Establishing a solid legal partnership is often times favorable for business. If you have already decided that forming a legal partnership is in your best interest, than this guide will help you create a solid partnership agreement.
The first, and utmost important thing to do when creating a partnership agreement is to put it into written form. Also, unless you’re paying a lawyer to do it then you’re going to need a Partnership Agreement form. There are a lot of do-it-yourself kits out there with instructions and forms that comply with your state's specific laws. Some states require a notary to sign it along with the partners and some require you to have witnesses sign it or both. When your filling out the form, you should put down the agreement reached regarding responsibilities, and the rights in the business. This should all be done as quickly as possible.
Not having a legal partnership agreement written up will result in making you ill equipped to handle and settle any conflicts. Minor difference in opinion often times can result into a full-blow legal dispute, that's why a partnership agreement is essential. It also enables you to do a lot of things. It gives you a chance to organize the business relationship you and your partner(s) have in such a way that will be favorable for the business. It also clarifies issues like what direction the business would take when a partner absconds from his or her part in the business. This agreement is a great opportunity for essential guidelines in the business to be imposed.

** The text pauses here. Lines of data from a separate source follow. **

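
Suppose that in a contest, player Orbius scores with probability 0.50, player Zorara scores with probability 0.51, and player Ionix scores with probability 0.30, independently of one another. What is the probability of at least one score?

0.8285

Since the events are independent, P(none) is the product of the individual non-occurrence probabilities.
P(none) = (1 − 0.50) × (1 − 0.51) × (1 − 0.30) = 0.50 × 0.49 × 0.70 = 0.1715
P(at least one) = 1 − 0.1715 = 0.8285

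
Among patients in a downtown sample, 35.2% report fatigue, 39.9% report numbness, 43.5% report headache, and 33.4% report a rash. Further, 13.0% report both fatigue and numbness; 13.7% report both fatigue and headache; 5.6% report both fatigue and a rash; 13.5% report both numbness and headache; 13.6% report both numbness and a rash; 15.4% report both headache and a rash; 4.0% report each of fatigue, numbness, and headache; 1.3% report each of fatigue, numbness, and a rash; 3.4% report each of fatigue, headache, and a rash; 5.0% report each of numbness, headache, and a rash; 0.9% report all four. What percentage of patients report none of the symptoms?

10.0%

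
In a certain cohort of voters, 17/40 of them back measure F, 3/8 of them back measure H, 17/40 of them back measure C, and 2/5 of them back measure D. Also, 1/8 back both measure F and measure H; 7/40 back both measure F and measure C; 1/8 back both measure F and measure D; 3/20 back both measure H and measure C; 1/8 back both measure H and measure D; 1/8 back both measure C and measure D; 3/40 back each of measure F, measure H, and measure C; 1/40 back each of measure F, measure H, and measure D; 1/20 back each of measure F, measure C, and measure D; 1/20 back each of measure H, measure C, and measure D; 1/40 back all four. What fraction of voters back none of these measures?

1/40

P(at least one) = 17/40 + 3/8 + 17/40 + 2/5 − 1/8 − 7/40 − 1/8 − 3/20 − 1/8 − 1/8 + 3/40 + 1/40 + 1/20 + 1/20 − 1/40 = 39/40
P(none) = 1 − 39/40 = 1/40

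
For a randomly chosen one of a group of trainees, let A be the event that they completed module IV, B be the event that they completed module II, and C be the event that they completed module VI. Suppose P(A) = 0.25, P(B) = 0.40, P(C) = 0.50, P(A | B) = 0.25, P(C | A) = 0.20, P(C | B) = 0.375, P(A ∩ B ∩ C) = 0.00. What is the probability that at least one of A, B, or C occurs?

P(A ∩ B) = P(B)·P(A|B) = 0.40 × 0.25 = 0.10
P(A ∩ C) = P(A)·P(C|A) = 0.25 × 0.20 = 0.05
P(B ∩ C) = P(B)·P(C|B) = 0.40 × 0.375 = 0.15
By inclusion-exclusion,
P(A ∪ B ∪ C) = 0.25 + 0.40 + 0.50 − 0.10 − 0.05 − 0.15 + 0.00 = 0.85

0.85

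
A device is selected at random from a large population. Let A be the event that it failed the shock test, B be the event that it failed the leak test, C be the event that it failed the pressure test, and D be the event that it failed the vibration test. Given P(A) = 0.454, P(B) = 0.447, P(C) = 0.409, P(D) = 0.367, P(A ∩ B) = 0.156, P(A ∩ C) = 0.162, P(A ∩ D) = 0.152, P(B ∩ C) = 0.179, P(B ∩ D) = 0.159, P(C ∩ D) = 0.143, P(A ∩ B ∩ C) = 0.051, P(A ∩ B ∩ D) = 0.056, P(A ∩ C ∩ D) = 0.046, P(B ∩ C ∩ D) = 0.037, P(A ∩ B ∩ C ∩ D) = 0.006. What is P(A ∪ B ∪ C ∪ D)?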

Some essential things to remember are to discuss any agreements before officially putting them into writing. You will need to include things like your business partnership's name, which could be your combined names or the registered company name. It is also significant that you include each partner’s contributions to the business before opening it, and the ownership percentage that each partner is obligated to. Organizing the authority of each partner can also be a good idea in case the binding partnership agreement is not specific enough for a certain situation.
Some other important things to include in your partnership agreement are:
- How profits, draws and loses will be allocated to each partner.
- Who has the decision-making power in the process of important business matters?
- Anything regarding business expansion and the procedure of allowing in new partners
- Withdrawl, retraction, or death of the partner and how it should be properly handled.
- Setting up a way to resolve conflicts or disputes
All of these things should be considered when ratifying your partnership agreement.